Avec Karl Rettino-Parazelli

4 commentaires
  • Marc Blanchard - Inscrit 25 avril 2013 16 h 50

    Ils ne connaissent même pas les détails du projet et ils se plaignent déjà!

    • Nicole Moreau - Inscrite 26 avril 2013 08 h 15

      les contraintes de réalité sont importantes à prendre en compte dans l'élaboration et la mise en oeuvre d'une politique, la position des travailleurs sociaux m'apparaît plutôt comme un signal donné que celle-ci ne sera pas évidente s'il manque de professionnels.

  • Solange Bolduc - Inscrite 26 avril 2013 10 h 23

    faire le plein de ce qui existe déjà, et procéder à de profonds changements des mentalités !

    Pour répondre à une demande de plus en plus accrue, il faut revoir de fond en comble tous les organismes communautaires, et voir comment l'argent y est dépensé, et surtout comment ré-aménager certains locaux.

    Dans les services publics, en effet, Mme Dubé "estime que le taux de roulement élevé du personnel, les difficultés à assurer le suivi de la qualité de services et le manque de formation sont autant de pièges d’un recours accru au privé."

    À la maison du Quartier Villeray, la Mission est loin d'être remplie, justement parce que le personnel ou la direction manque de formation pour répondre aux plus démunis de la société.

    On pourrait utiliser cet organisme comme siège social, en y ajoutant un volet Aide à domicile, genre "Secours volant!" et embaucher du personnel mieux formé, impliquer des jeunes scolarisés.

    Dans ce milieu, on trouve des employés qui ne pensent qu'à faire carrière, oubliant de répondre aux besoins des clientèles.

    Il y a quelques années, des personnes âgées ou malades y trouvaient là un lieu de rencontres ! Ils n'y trouvent plus cet accueil qui existait avant, et surtout le réconfort psychologique. On prenait le temps de les écouter, ils faisaient un peu de bénévolat, et il retournait chez eux contents.

    L'aide à domicile est nécessaire, mais il faudrait exploiter davantage ces lieux publics, les réaménager en fonction des besoins réels des gens plus ou moins âgés ou ayant des problèmes mentaux.

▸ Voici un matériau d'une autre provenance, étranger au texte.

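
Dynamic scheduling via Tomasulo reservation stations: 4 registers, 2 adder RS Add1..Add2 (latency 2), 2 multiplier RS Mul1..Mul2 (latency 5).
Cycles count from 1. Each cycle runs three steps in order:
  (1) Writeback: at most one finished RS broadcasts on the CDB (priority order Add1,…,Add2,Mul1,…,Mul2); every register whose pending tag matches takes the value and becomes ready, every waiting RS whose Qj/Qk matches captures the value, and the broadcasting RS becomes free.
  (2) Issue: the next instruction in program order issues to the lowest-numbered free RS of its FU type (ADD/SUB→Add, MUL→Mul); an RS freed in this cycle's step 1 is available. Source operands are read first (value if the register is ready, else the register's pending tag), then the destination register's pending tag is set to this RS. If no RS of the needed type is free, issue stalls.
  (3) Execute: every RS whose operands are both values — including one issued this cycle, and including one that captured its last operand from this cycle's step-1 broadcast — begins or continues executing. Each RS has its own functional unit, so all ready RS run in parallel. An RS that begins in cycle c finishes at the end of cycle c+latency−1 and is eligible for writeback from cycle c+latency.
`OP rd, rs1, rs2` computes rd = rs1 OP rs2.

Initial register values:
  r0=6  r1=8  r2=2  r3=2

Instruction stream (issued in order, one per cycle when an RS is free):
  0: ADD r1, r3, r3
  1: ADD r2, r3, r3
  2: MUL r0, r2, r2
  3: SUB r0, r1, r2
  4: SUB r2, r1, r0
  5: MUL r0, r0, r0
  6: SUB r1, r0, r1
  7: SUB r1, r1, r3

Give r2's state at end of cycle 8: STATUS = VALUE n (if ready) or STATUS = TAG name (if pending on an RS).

c1: issue ADD r1<-Add1 | r0:6,r1:Add1,r2:2,r3:2
c2: issue ADD r2<-Add2 | r0:6,r1:Add1,r2:Add2,r3:2
c3: CDB Add1=4; issue MUL r0<-Mul1 | r0:Mul1,r1:4,r2:Add2,r3:2
c4: CDB Add2=4; issue SUB r0<-Add1 | r0:Add1,r1:4,r2:4,r3:2
c5: issue SUB r2<-Add2 | r0:Add1,r1:4,r2:Add2,r3:2
c6: CDB Add1=0; issue MUL r0<-Mul2 | r0:Mul2,r1:4,r2:Add2,r3:2
c7: issue SUB r1<-Add1 | r0:Mul2,r1:Add1,r2:Add2,r3:2
c8: CDB Add2=4; issue SUB r1<-Add2 | r0:Mul2,r1:Add2,r2:4,r3:2

STATUS = VALUE 4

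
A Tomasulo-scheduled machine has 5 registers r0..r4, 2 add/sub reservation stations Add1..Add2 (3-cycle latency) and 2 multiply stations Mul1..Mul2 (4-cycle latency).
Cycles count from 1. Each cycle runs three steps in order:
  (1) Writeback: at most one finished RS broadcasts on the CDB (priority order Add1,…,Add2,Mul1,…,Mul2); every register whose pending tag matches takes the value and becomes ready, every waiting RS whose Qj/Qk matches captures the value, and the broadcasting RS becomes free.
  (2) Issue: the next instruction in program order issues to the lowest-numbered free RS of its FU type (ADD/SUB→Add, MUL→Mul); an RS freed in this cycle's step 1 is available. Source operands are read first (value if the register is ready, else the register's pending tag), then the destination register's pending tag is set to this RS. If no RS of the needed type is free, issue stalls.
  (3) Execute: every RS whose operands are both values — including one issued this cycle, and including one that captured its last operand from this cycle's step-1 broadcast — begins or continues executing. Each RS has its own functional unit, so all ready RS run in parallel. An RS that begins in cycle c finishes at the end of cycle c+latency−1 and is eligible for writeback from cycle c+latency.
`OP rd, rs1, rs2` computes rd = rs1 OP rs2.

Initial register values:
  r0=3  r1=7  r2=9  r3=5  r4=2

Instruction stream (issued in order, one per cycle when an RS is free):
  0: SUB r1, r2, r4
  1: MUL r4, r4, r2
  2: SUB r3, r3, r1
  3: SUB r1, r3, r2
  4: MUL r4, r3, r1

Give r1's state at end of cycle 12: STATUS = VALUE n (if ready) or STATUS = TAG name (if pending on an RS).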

    Quand on manque de formation, on n'a pas la patience nécessaire pour comprendre leur problématique.

    Et pendant ce temps, on dénonce le privé ! Le Gouvernement devrait faire le plein de ce qui existe, et procéder à de profonds changements, faire le ménage de ces administrations boiteuses afin de mieux exploiter les ressources existantes (locaux, bénévoles,etc.), et surtout imposer le respect envers les clientèles qui ont des besoins criants.

    La Ville de Montréal me semble complice de ce gaspillage honteux !

  • François Laforest - Abonné 26 avril 2013 14 h 28

    Le nouvel ''écosystème'' des soins à domicile.

    ''L’APTS s’inquiète aussi de la place qui sera accordée au privé dans le nouvel écosystème des soins à domicile.''
    Il s'agit d'un écosystème ''vert'' et ''syndiqué'' avec recours à une forme de privé biodégradable et diplômé, bien sûr!